6

590 53 11
                                    

Aku tak merasakan sakit atau nyeri. Tapi, kenapa bau anyir, amis, dan karat yang melekat pada darah dapat ku rasakan di hidungku.

"Buka matamu, bodoh!" Tio berdiri di depanku. Bajunya penuh bercak darah. Aku dapat melihat Yuji terbaring di depanku dengan bersimbah darah.

"Syukurlah kau datang, Tio." aku menyeka darah yang terciprat ke wajahku. Aku rasa, perasaanku pada Yuji itu sebuah kebohongan. Lebih baik aku memupuskannya dan menguburnya jauh-jauh.

"Jelas aku menyelamatkanmu darinya, karena hanya aku yang boleh membunuhmu." Tio menodingkan pistolnya.

"Jangan bercanda!" aku coba menyingkirkan pistol itu. "Tio! Turunkan pistolnya!" aku melihat seringai di wajahnya.

"Bukankah aku sudah bilang bahwa aku mencintaimu? Maka inilah caraku mencintaimu. Membunuhmu agar kau tak bisa dimiliki orang lain." mata Tio menggelap.

"T-tapi kau bilang kau akan melindungiku." aku mundur perlahan.

"Sudah kubilang, bukan aku yang melindungimu. Tapi, kaulah yang menjadi tamengku, karena kau aku tidak perlu dicurigai." dia mendekati tubuhku.

"Tio! Aku mohon kalau kau bercanda, aku mohon jangan seperti ini." aku merasa ingin menangis saja. Kenapa aku terus ditipu? Mereka mengincarku. Dan ingin membunuhku?

"Hah, aku kasihan kepada Yuji. Sebenarnya dia ingin melindungimu, tapi kau malah lebih percaya padaku." aku melihatnya menggeleng seakan menertawaiku.

"Apa maksudmu?" aku sudah merasakan dinginnya tembok di punggungku.

"Seharusnya kau memang mencurigaiku, tapi Yuji malah ingin membukanya sendiri tapi dia malah terbunuh olehku sekarang." aku ingat saat itu. Aku memang mencurigai Tio, tapi Yuji marah saat aku mempertanyakan Tio.

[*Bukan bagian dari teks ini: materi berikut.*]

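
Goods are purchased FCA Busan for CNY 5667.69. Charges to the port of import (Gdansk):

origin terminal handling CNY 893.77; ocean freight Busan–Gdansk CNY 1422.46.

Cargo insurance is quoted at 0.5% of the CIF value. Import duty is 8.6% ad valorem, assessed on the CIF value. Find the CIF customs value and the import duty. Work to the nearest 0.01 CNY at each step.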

"Dia marah bukan karena kau mencurigaiku. Tapi, dia tahu yang sebenarnya." Tio seperti membaca pikiranku.

"Siana mau,'kah kau menjadi pacarku? Jika kau menjawab 'iya' maka aku akan menembak kepalamu. Tapi, jika kau menjawab 'tidak' aku akan menikam perutmu." apa? Pilihannya tidak ada yang bagus.

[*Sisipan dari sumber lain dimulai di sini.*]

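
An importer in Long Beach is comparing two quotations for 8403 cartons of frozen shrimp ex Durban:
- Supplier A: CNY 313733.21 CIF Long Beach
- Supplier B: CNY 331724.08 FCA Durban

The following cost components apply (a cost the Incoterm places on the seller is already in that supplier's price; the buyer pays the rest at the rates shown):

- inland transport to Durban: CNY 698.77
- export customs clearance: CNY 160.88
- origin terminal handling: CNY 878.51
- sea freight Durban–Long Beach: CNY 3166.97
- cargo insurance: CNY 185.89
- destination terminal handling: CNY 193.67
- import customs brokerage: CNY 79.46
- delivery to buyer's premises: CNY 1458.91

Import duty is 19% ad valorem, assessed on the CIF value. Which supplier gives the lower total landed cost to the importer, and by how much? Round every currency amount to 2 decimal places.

Supplier A is cheaper by CNY 26444.47

Supplier A (CIF):
The CIF price already equals the CIF value: 313733.21
Import duty = 313733.21 × 19% = 59609.31
Buyer bears (A): 193.67 + 79.46 + 1458.91 = 1732.04
Landed cost (A) = invoice 313733.21 + 1732.04 + duty 59609.31 = 375074.56
Supplier B (FCA):
CIF value = FCA price + origin terminal + freight + insurance = 331724.08 + 878.51 + 3166.97 + 185.89 = 335955.45
Import duty = 335955.45 × 19% = 63831.54
Buyer bears (B): 878.51 + 3166.97 + 185.89 + 193.67 + 79.46 + 1458.91 = 5963.41
Landed cost (B) = invoice 331724.08 + 5963.41 + duty 63831.54 = 401519.03
Difference = |375074.56 − 401519.03| = 26444.47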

"Itu sama saja, kau tetap saja membunuhku. Tapi, aku akan menjawab tidak." dia tertawa renyah.

"Aku bukan membunuhmu, aku melindungimu." dia sudah gila.

"Aku yakin, Tuhan akan menjagamu." dia mengeluarkan sebuah pisau. Aku sudah terpojok.

Tio mendekatiku perlahan. Dia menarik tengkukku. Wajah kami sangat dekat.

Srek.

"Aarrghh..." aku merasakan sakit yang sangat menyiksa. "S-sakit! Tolong lepaskan aku." aku menangis. Sialan, padahal aku sudah menahan air mataku.

"Baiklah!" Tio menarik pisaunya keluar. Aku menjerit sejadinya. Sakit, ini benar-benar sakit.

"Oh, aku kasihan kepadamu." aku terlentang di tanah. Tio mendudukkan diri di sampingku.

"Aku akan mempercepat semua ini. Katakan pada Tuhan agar dia jangan memisahkan kita." mataku berkunang-kunang.

"Selamat tinggal, Ana." Tio mendekatkan moncong pistol ke kepalaku. Suara tarikan platuk membuatku semakin gusar.

Dor.

Aku merasakan otakku pecah. Dan dalam hitungan detik itu juga aku menutup mata karena pusing, sesak, dan nyeri aku rasakan.

"Aarrgghh!!" aku menarik napas panjang. Membuka mataku lebar. Ini di mana? Bukankah aku tadi di halaman belakang sekolah? Kenapa aku berada di sebuah ruangan. Lebih tepatnya ruang kamar rumah sakit.